От этого откровения камень вернулся на сердце. Я немедленно вырубил приемник и нервно обернулся. Трискелионовская «Волга» мрачно зырила в заднее стекло нахмуренными мутными фарами. Слава вырулил на проспект Руставели. Там было оживленное движение, встречались и милицейские экипажи. Меньше всего нам сейчас хотелось оказаться остановленными и досмотренными автоинспекцией, это была прямая дорога в Губчека. К счастью, судьба решила не обламывать нам рога, а может, захотела посмотреть на гладиаторские бои. Железнодорожный переезд в Ручьях оказался открыт. Мы проскочили мимо автобазы и свернули на Пьяную дорогу, змеящуюся между сетчатыми заборами дачных участков. В темноте, на безлюдной местности, нацисты осмелели. «Волга» осторожно стала нас прижимать к огородам. Корефан уворачивался и одобрительно ругал борзую молодежь, стараясь не поцарапать машину и не влететь в кювет. Пьяная дорога изобиловала крутыми поворотами и была узкой – две машины с трудом могли бы тут разъехаться. Это осложняло маневр нашим преследователям, которые вовсе на стремились уделать в хлам свою тачку.

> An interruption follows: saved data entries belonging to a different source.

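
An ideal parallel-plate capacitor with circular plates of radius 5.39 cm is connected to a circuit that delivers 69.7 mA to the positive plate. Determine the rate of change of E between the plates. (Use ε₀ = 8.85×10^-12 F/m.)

8.63×10^11 V/(m·s)

The displacement current between the plates equals the conduction current, I_d = 69.7 mA.
Inverting I_d = ε₀ A dE/dt gives dE/dt = 0.0697 / (8.85×10^-12 · 9.127×10^-3) = 8.63×10^11 V/(m·s).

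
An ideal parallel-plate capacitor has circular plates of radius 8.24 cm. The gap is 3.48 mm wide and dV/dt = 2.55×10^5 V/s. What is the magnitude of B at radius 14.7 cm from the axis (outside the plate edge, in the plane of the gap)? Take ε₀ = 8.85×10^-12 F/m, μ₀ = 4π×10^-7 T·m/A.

dE/dt = (dV/dt)/d = 7.328×10^7 V/(m·s); I_d = ε₀(πR²)(dE/dt) = (8.85×10^-12)(0.02133)(7.328×10^7) = 1.383×10^-5 A.
Outside the plates the loop encloses all of I_d, so B·2πr = μ₀ I_d and B = 1.88×10^-11 T.

1.88×10^-11 T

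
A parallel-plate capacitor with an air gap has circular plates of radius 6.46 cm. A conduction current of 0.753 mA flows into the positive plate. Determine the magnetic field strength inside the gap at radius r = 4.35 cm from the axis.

1.57×10^-9 T

By continuity the displacement current in the gap matches the conduction current: I_d = 7.53×10^-4 A.
An Ampèrian loop of radius r encloses a fraction (r/R)² of I_d. Then B·2πr = μ₀ I_d (r/R)², giving B = μ₀ I_d r/(2πR²) = 1.57×10^-9 T.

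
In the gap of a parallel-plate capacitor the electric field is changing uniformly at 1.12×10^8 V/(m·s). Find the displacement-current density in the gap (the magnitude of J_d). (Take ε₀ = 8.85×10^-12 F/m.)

The displacement-current density is ε₀ ∂E/∂t = (8.85×10^-12)(1.12×10^8) = 9.91×10^-4 A/m².

9.91×10^-4 A/m²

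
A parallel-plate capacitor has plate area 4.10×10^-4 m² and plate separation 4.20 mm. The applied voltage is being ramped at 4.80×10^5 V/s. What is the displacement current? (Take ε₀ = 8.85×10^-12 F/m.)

4.15×10^-7 A

E = V/d so dE/dt = (dV/dt)/d = 1.143×10^8 V/(m·s), and I_d = ε₀ A dE/dt = (8.85×10^-12)(4.10×10^-4)(1.143×10^8) = 4.15×10^-7 A.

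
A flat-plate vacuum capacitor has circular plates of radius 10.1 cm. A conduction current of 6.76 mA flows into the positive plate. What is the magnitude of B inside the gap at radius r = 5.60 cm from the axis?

7.42×10^-9 T

Between the plates the displacement current equals the wire current: I_d = 6.76 mA = 6.76×10^-3 A.
For r < R the Ampère–Maxwell law gives B(2πr) = μ₀ I_d (r²/R²), so B = μ₀ I_d r/(2πR²) = (4π×10^-7)(6.76×10^-3)(0.0560)/(2π·0.101²) = 7.42×10^-9 T.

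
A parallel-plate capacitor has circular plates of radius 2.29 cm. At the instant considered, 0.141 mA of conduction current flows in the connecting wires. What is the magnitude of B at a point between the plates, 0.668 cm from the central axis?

No conduction current crosses the gap, so I_d there equals the 1.41×10^-4 A in the leads.
∮B·dl = μ₀ I_d,enc with I_d,enc = I_d r²/R² = 1.200×10^-5 A; so B = μ₀ I_d,enc/(2πr) = 3.59×10^-10 T.

3.59×10^-10 T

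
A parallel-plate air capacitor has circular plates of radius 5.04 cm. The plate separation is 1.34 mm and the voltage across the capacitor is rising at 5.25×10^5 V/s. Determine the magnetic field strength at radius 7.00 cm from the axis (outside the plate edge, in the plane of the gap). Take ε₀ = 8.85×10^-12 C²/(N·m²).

7.91×10^-11 T

dE/dt = (dV/dt)/d = 3.918×10^8 V/(m·s); I_d = ε₀(πR²)(dE/dt) = (8.85×10^-12)(7.980×10^-3)(3.918×10^8) = 2.767×10^-5 A.
Outside the plates the loop encloses all of I_d, so B·2πr = μ₀ I_d and B = 7.91×10^-11 T.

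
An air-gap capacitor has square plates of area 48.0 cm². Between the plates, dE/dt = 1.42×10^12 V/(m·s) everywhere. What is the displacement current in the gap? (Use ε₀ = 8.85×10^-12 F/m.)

I_d = ε₀ A (dE/dt) = (8.85×10^-12)(4.80×10^-3 m²)(1.42×10^12) = 0.0603 A.

0.0603 A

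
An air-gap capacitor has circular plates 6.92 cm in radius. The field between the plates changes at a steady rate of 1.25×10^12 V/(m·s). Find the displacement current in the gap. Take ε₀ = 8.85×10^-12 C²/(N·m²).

The displacement current is ε₀ times dΦ_E/dt = ε₀ A dE/dt = (8.85×10^-12)(0.01504)(1.25×10^12) = 0.166 A.

0.166 A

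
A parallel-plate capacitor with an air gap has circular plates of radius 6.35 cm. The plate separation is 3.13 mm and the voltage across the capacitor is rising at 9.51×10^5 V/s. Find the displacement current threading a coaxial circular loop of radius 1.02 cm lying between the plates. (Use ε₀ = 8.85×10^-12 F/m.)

With E = V/d, dE/dt = 3.038×10^8 V/(m·s) and πR² = 0.01267 m², giving I_d = ε₀ πR² dE/dt = 3.406×10^-5 A.
Since J_d is uniform, the enclosed fraction is (r/R)² = 0.02580, giving I_d,enc = 8.79×10^-7 A.

8.79×10^-7 A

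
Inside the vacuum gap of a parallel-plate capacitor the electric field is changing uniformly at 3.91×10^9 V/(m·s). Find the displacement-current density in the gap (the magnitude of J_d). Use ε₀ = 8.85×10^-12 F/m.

0.0346 A/m²

The displacement-current density is ε₀ ∂E/∂t = (8.85×10^-12)(3.91×10^9) = 0.0346 A/m².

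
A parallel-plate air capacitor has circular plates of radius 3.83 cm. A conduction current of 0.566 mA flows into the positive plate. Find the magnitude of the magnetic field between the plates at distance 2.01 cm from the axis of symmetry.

By continuity the displacement current in the gap matches the conduction current: I_d = 5.66×10^-4 A.
For r < R the Ampère–Maxwell law gives B(2πr) = μ₀ I_d (r²/R²), so B = μ₀ I_d r/(2πR²) = (4π×10^-7)(5.66×10^-4)(0.0201)/(2π·0.0383²) = 1.55×10^-9 T.

1.55×10^-9 T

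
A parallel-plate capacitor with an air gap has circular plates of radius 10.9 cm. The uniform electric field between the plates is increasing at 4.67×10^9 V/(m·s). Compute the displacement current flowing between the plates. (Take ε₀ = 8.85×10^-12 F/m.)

1.54×10^-3 A

I_d = ε₀ A (dE/dt) = (8.85×10^-12)(0.03733 m²)(4.67×10^9) = 1.54×10^-3 A.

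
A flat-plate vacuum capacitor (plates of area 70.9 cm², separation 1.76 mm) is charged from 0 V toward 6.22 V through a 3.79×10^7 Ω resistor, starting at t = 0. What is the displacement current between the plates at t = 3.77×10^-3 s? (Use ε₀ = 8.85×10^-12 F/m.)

With C = ε₀A/d = (8.85×10^-12)(7.09×10^-3)/(1.76×10^-3) = 3.565×10^-11 F, the time constant is τ = RC = 1.351×10^-3 s, so t/τ = 2.791 and e^(−t/τ) = 0.06136.
I_d = I_cond = (V₀/R) e^(−t/τ) = (1.641×10^-7)(0.06136) = 1.01×10^-8 A.

1.01×10^-8 A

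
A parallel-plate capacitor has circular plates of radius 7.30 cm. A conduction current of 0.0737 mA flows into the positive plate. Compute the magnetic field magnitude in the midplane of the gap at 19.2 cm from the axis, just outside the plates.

7.68×10^-11 T

No conduction current crosses the gap, so I_d there equals the 7.37×10^-5 A in the leads.
With r > R the enclosed displacement current is the full I_d; B = μ₀ I_d / (2πr) = 7.68×10^-11 T.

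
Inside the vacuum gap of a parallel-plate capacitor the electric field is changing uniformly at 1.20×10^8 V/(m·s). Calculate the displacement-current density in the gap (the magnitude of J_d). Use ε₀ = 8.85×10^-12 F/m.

1.06×10^-3 A/m²

J_d = ε₀ dE/dt = (8.85×10^-12)(1.20×10^8) = 1.06×10^-3 A/m².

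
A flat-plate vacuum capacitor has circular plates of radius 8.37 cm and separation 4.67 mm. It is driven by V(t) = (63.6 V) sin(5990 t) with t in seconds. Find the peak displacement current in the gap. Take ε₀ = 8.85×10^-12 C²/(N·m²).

1.59×10^-5 A

(dE/dt)_max = V₀ω/d = 8.158×10^7 V/(m·s); ω = 5990 rad/s.
I_d,max = ε₀ A (dE/dt)_max = (8.85×10^-12)(0.02201)(8.158×10^7) = 1.59×10^-5 A.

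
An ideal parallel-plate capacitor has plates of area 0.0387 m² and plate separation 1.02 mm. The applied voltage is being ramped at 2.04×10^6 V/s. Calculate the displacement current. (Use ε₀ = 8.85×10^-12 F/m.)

6.85×10^-4 A

E = V/d so dE/dt = (dV/dt)/d = 2.000×10^9 V/(m·s), and I_d = ε₀ A dE/dt = (8.85×10^-12)(0.0387)(2.000×10^9) = 6.85×10^-4 A.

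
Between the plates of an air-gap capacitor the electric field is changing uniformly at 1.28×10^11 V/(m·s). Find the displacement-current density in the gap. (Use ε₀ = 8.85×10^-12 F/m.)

1.13 A/m²

J_d = ε₀ dE/dt = (8.85×10^-12)(1.28×10^11) = 1.13 A/m².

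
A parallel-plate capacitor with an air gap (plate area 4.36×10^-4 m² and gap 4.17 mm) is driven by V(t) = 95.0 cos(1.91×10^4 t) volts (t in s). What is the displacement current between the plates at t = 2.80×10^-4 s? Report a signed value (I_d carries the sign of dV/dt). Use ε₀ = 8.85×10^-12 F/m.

dE/dt = (V₀ω/d)·−sin(ωt) with ωt = 5.348 rad: (95.0)(1.91×10^4)(0.8047)/(4.17×10^-3) = 3.502×10^8 V/(m·s).
I_d = ε₀ A dE/dt = (8.85×10^-12)(4.36×10^-4)(3.502×10^8) = 1.35×10^-6 A.

1.35×10^-6 A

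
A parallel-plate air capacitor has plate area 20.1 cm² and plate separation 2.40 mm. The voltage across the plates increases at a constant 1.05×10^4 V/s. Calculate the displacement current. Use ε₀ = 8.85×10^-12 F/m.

C = ε₀A/d = (8.85×10^-12)(2.01×10^-3)/(2.40×10^-3) = 7.412×10^-12 F.
I_d = C dV/dt = (7.412×10^-12)(1.05×10^4) = 7.78×10^-8 A.

7.78×10^-8 A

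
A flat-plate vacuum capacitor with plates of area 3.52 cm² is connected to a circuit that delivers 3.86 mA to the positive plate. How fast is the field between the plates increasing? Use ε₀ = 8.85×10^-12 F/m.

1.24×10^12 V/(m·s)

By continuity, I_d in the gap equals the 3.86 mA flowing in the wire.
Since I_d = ε₀ A dE/dt, dE/dt = I_d/(ε₀A) = (3.86×10^-3)/((8.85×10^-12)(3.52×10^-4)) = 1.24×10^12 V/(m·s).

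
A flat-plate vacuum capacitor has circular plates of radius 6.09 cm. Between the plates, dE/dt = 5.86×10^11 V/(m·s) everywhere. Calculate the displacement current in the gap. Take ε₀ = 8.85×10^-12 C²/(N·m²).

The displacement current is ε₀ times dΦ_E/dt = ε₀ A dE/dt = (8.85×10^-12)(0.01165)(5.86×10^11) = 0.0604 A.

0.0604 A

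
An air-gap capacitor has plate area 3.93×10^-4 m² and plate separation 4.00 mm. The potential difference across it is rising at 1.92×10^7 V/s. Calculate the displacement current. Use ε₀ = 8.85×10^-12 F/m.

C = ε₀A/d = (8.85×10^-12)(3.93×10^-4)/(4.00×10^-3) = 8.695×10^-13 F.
I_d = C dV/dt = (8.695×10^-13)(1.92×10^7) = 1.67×10^-5 A.

1.67×10^-5 A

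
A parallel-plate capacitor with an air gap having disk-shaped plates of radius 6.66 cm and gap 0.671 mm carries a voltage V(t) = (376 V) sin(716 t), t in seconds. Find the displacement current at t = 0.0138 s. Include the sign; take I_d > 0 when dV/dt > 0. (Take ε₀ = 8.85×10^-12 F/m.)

-4.44×10^-5 A

C = ε₀A/d = (8.85×10^-12)(0.01393)/(6.71×10^-4) = 1.837×10^-10 F. dV/dt = V₀ω·cos(ωt); at ωt = 9.8808 rad this factor is -0.8978.
I_d = C dV/dt = (1.837×10^-10)(376)(716)(-0.8978) = -4.44×10^-5 A.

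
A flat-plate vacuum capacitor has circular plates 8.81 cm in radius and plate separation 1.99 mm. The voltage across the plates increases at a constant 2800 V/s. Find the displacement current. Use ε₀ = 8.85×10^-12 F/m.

C = ε₀A/d = (8.85×10^-12)(0.02438)/(1.99×10^-3) = 1.084×10^-10 F.
I_d = C dV/dt = (1.084×10^-10)(2800) = 3.04×10^-7 A.

3.04×10^-7 A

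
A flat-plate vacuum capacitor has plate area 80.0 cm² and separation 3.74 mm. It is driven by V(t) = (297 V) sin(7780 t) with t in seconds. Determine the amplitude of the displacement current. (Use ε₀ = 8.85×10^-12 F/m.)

4.37×10^-5 A

The displacement current equals the conduction current C dV/dt, which peaks at C V₀ ω.
With C = ε₀A/d = (8.85×10^-12)(8.00×10^-3)/(3.74×10^-3) = 1.893×10^-11 F and ω = 7780 rad/s, I_d,max = (1.893×10^-11)(297)(7780) = 4.37×10^-5 A.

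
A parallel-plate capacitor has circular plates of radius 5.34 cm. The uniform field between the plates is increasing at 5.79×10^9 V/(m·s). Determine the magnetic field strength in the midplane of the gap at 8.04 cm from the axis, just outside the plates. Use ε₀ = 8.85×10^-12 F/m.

Total displacement current: I_d = ε₀(πR²)(dE/dt) = (8.85×10^-12)(8.958×10^-3)(5.79×10^9) = 4.590×10^-4 A.
With r > R the enclosed displacement current is the full I_d; B = μ₀ I_d / (2πr) = 1.14×10^-9 T.

1.14×10^-9 T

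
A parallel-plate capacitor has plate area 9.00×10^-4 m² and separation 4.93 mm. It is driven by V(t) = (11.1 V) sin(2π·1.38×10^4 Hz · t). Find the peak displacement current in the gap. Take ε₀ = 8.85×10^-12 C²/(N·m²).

1.55×10^-6 A

(dE/dt)_max = V₀ω/d = 1.952×10^8 V/(m·s); ω = 2πf = 8.671×10^4 rad/s.
I_d,max = ε₀ A (dE/dt)_max = (8.85×10^-12)(9.00×10^-4)(1.952×10^8) = 1.55×10^-6 A.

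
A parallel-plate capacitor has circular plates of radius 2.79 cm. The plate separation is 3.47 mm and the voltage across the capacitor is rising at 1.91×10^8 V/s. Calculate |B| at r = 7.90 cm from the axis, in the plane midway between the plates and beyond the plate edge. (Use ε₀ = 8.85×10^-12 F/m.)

3.02×10^-9 T

dE/dt = (dV/dt)/d = 5.504×10^10 V/(m·s); I_d = ε₀(πR²)(dE/dt) = (8.85×10^-12)(2.445×10^-3)(5.504×10^10) = 1.191×10^-3 A.
For r ≥ R the full I_d is enclosed: B = μ₀ I_d/(2πr) = (4π×10^-7)(1.191×10^-3)/(2π·0.0790) = 3.02×10^-9 T.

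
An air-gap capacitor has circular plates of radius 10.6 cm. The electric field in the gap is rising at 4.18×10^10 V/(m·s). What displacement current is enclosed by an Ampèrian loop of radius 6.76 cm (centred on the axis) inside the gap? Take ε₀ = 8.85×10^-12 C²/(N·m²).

5.31×10^-3 A

Through the whole plate area (πR² = 0.03530 m²), I_d = ε₀ πR² dE/dt = 0.01306 A.
Through an area πr² the displacement current is I_d·(πr²/πR²) = I_d (r/R)² = 5.31×10^-3 A.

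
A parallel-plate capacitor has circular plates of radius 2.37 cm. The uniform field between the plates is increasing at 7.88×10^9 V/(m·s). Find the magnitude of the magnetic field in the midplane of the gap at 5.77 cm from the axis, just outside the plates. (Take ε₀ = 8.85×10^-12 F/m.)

4.27×10^-10 T

I_d = ε₀ dΦ_E/dt = ε₀ πR² (dE/dt) = (8.85×10^-12)(1.765×10^-3)(7.88×10^9) = 1.231×10^-4 A through the full plate area.
Outside the plates the loop encloses all of I_d, so B·2πr = μ₀ I_d and B = 4.27×10^-10 T.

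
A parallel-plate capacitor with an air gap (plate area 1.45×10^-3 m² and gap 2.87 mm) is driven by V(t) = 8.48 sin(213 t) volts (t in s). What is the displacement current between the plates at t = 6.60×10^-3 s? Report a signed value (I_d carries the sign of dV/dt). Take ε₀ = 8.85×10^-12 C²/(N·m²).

C = ε₀A/d = (8.85×10^-12)(1.45×10^-3)/(2.87×10^-3) = 4.471×10^-12 F. dV/dt = V₀ω·cos(ωt); at ωt = 1.4058 rad this factor is 0.1642.
I_d = C dV/dt = (4.471×10^-12)(8.48)(213)(0.1642) = 1.33×10^-9 A.

1.33×10^-9 A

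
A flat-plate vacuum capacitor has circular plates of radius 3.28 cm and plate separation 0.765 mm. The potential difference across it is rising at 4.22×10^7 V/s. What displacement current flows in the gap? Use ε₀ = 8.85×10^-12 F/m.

1.65×10^-3 A

The field between the plates is E = V/d, so dE/dt = (4.22×10^7)/(7.65×10^-4 m) = 5.516×10^10 V/(m·s).
I_d = ε₀ A (dE/dt) = (8.85×10^-12)(3.380×10^-3)(5.516×10^10) = 1.65×10^-3 A.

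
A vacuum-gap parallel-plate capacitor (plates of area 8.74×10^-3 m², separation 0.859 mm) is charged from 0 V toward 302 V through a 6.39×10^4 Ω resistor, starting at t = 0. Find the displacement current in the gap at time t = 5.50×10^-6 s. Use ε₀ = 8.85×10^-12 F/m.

With C = ε₀A/d = (8.85×10^-12)(8.74×10^-3)/(8.59×10^-4) = 9.005×10^-11 F, the time constant is τ = RC = 5.754×10^-6 s, so t/τ = 0.9559 and e^(−t/τ) = 0.3845.
I_d = I_cond = (V₀/R) e^(−t/τ) = (4.726×10^-3)(0.3845) = 1.82×10^-3 A.

1.82×10^-3 A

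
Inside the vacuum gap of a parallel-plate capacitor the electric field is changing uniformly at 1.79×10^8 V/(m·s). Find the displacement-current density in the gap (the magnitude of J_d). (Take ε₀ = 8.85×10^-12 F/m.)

1.58×10^-3 A/m²

J_d = ε₀ ∂E/∂t, so J_d = 1.58×10^-3 A/m².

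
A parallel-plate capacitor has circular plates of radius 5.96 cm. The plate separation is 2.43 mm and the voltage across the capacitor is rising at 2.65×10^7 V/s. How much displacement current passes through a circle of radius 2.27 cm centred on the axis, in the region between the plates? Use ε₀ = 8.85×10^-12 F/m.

1.56×10^-4 A

dE/dt = (dV/dt)/d = 1.091×10^10 V/(m·s); I_d = ε₀(πR²)(dE/dt) = (8.85×10^-12)(0.01116)(1.091×10^10) = 1.078×10^-3 A.
Through an area πr² the displacement current is I_d·(πr²/πR²) = I_d (r/R)² = 1.56×10^-4 A.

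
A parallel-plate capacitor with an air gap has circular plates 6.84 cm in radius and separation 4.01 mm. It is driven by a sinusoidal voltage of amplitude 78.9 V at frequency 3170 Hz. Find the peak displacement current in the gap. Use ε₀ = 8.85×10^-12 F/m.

5.10×10^-5 A

C = ε₀A/d = (8.85×10^-12)(0.01470)/(4.01×10^-3) = 3.244×10^-11 F; ω = 2πf = 1.992×10^4 rad/s.
I_d = C dV/dt, so |I_d|_max = C V₀ ω = (3.244×10^-11)(78.9)(1.992×10^4) = 5.10×10^-5 A.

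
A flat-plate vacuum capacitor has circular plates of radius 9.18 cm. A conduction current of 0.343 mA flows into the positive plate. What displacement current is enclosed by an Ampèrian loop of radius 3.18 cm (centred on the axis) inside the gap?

4.12×10^-5 A

By continuity the displacement current in the gap matches the conduction current: I_d = 3.43×10^-4 A.
Since J_d is uniform, the enclosed fraction is (r/R)² = 0.1200, giving I_d,enc = 4.12×10^-5 A.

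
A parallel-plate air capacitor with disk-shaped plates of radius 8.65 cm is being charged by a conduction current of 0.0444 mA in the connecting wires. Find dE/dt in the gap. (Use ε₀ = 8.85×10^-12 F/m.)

2.13×10^8 V/(m·s)

By continuity, I_d in the gap equals the 0.0444 mA flowing in the wire.
Then dE/dt = I_d/(ε₀A) = 2.13×10^8 V/(m·s).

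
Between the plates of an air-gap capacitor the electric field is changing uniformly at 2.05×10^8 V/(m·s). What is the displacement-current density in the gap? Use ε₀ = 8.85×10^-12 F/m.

1.81×10^-3 A/m²

J_d = ε₀ ∂E/∂t, so J_d = 1.81×10^-3 A/m².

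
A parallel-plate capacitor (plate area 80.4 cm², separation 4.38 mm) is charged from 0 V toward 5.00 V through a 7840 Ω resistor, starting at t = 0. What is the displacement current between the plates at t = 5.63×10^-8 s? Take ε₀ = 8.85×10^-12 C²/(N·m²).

With C = ε₀A/d = (8.85×10^-12)(8.04×10^-3)/(4.38×10^-3) = 1.625×10^-11 F, the time constant is τ = RC = 1.274×10^-7 s, so t/τ = 0.4419 and e^(−t/τ) = 0.6428.
I_d = I_cond = (V₀/R) e^(−t/τ) = (6.378×10^-4)(0.6428) = 4.10×10^-4 A.

4.10×10^-4 A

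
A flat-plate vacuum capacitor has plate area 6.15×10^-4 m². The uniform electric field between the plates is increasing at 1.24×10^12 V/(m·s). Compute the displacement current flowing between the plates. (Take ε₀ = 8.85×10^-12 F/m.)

I_d = ε₀ A (dE/dt) = (8.85×10^-12)(6.15×10^-4 m²)(1.24×10^12) = 6.75×10^-3 A.

6.75×10^-3 A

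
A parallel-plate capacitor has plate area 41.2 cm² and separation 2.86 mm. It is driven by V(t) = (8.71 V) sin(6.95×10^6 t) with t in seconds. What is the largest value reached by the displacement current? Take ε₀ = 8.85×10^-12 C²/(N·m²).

C = ε₀A/d = (8.85×10^-12)(4.12×10^-3)/(2.86×10^-3) = 1.275×10^-11 F; ω = 6.95×10^6 rad/s.
I_d = C dV/dt, so |I_d|_max = C V₀ ω = (1.275×10^-11)(8.71)(6.95×10^6) = 7.72×10^-4 A.

7.72×10^-4 A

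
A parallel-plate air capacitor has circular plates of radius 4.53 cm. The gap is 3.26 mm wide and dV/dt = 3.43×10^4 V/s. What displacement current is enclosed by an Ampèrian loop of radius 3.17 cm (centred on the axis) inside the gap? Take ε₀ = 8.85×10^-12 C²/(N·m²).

2.94×10^-7 A

With E = V/d, dE/dt = 1.052×10^7 V/(m·s) and πR² = 6.447×10^-3 m², giving I_d = ε₀ πR² dE/dt = 6.002×10^-7 A.
The field is uniform, so I_d,enc = I_d (r/R)² = (6.002×10^-7)(3.17/4.53)² = 2.94×10^-7 A.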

– Щас к крематорию выйдем, там и потолкуем! – с азартом сообщил корефан то ли мне, то ли нацистам.
Пьяная дорога кончилась. Впереди показались угрюмые ворота погоста. Слава сбавил скорость, прижался к обочине и остановил машину. Метрах в пяти позади затормозила вражеская «Волга».
– Готов, Ильюха?
28
В действительности (лат.).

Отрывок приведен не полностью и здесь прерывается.